Secondary majors, unlike primary majors, must be pursued in conjunction with another major.
Hammer noted that then Tufts Community Union (TCU) Senator and current TCU President Robert Joseph first mentioned the idea to him and the rest of the education department faculty in the fall of 2013. However, Hammer was initially skeptical about the idea of an undergraduate education major.
“From my perspective, there should be more intellectual work and rigor to becoming a teacher than would be possible for just about anybody as an undergraduate to work on in conjunction with whatever their first major is,” he said.
Nevertheless, Hammer explained that his perspective on the usefulness of the undergraduate major has changed: he is now in support of the idea. One reason for this change of opinion is related to the rise of programs such as Teach for America and similar enterprises, which he said have lowered the quality of teacher preparation.
“[Teach for America is] looking to let people into teaching with hardly any preparation and then stay there for a couple years, and then go to a real career,” Hammer said. “That’s really doing harm to people’s understanding and expectations of education as a profession with real intellectual work involved in doing it and involved in preparing to do it. We need to be thinking in much more rigorous ways about teacher preparation.”
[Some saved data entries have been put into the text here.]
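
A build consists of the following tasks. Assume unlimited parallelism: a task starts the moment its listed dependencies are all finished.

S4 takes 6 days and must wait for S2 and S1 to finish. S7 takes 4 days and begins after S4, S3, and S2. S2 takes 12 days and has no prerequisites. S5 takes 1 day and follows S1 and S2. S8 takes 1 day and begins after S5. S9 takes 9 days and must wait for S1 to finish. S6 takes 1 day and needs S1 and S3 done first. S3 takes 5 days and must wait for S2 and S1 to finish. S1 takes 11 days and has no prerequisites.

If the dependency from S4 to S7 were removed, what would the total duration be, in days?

Original critical path: S2→S4→S7 = 12+6+4 = 22 ⇒ 22 days.
Without S4→S7, S7's earliest start moves from 18 to 17.
New critical path: S2→S3→S7 = 12+5+4 = 21 ⇒ 21 days.

21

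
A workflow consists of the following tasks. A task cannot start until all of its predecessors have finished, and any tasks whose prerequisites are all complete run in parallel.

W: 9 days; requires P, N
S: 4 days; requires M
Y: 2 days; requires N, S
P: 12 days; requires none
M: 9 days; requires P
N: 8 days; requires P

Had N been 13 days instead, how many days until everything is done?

34

The binding path is P→N→W = 12+8+9 = 29; finish at 29 days.
N is on the critical path; changing it to 13 makes that path 34 days.
That remains the longest chain; total 34 days.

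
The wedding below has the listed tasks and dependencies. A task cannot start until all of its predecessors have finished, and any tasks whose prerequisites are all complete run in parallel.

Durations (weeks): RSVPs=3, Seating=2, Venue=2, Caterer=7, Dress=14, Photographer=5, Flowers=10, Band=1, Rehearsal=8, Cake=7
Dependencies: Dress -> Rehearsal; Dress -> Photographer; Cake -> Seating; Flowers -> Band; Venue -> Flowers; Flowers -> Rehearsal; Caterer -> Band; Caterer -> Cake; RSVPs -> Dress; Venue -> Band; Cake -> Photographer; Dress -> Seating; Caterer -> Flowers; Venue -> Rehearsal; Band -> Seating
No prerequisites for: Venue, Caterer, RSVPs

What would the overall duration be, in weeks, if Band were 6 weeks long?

25

The binding path is Caterer→Flowers→Rehearsal = 7+10+8 = 25; finish at 25 weeks.
The longest path through Band is only 20 weeks, so Band has float 5.
New critical path: Caterer→Flowers→Band→Seating = 7+10+6+2 = 25 ⇒ 25 weeks.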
He also noted that, within the academic world, education has increasingly come to be seen as an area of real scholarly study. This means that many students choose to focus on education simply because they are interested in the field even if they do not intend to become professional teachers.
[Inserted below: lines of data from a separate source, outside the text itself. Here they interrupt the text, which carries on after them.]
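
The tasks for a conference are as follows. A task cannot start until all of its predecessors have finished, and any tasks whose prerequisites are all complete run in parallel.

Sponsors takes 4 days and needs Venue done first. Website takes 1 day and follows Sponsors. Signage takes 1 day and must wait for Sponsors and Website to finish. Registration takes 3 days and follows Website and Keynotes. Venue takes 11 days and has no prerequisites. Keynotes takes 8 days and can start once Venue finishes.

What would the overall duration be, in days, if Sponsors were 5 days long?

As given, the longest chain is Venue→Keynotes→Registration = 11+8+3 = 22, so the finish is 22 days.
Sponsors is off the critical path — its longest chain is 19 days, giving 3 of slack.
The critical path is still Venue→Keynotes→Registration; finish is now 22 days.

22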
The combination of these factors, Hammer explained, has allowed him to view education as a viable undergraduate major at Tufts. Accordingly, Hammer said, the process of designing an undergraduate major began within the Department of Education after the fall of 2013.
According to Lecturer in the Department of Education Brian Gravel, the new education major is structured around several core requirements and two concentrations from which students can choose: teaching and learning or educational studies.
“After you have fulfilled some of the core requirements, you can specialize a little bit in the direction of study you want to take in the major,” Gravel said. “The two tracks were designed based on what we as a department do now and can offer for coursework and advisement structure.”
Gravel explained that the teaching and learning track looks at the interactions between the student, the teacher and the curriculum.
“What does it look like to learn science, what does it look like to learn English … how do we prepare teachers to do this work, how do we interrogate how students come to understand what it means to do English, to do science?” he said.
Gravel also noted that this track will allow majors to study current research on learning.
Meanwhile, according to Gravel, the educational studies track is based on the framework of critical theory.
“Critical theory [is] an approach to examining power and power structures in the world, and so education studies takes a look at power and privilege and the production and reproduction of particular kinds of power dynamics in schooling contexts,” he said.
Joseph, a senior, noted that his role in bringing about the education major ranks among his proudest achievements during his time at Tufts.
“I definitely am incredibly proud of this, because it is a project that I personally worked on a whole lot … that I took the lead on, and it was in my platform when I ran for president,” he said. “I can say that we definitely achieved this, and I am ever thankful to the education department for making it happen.”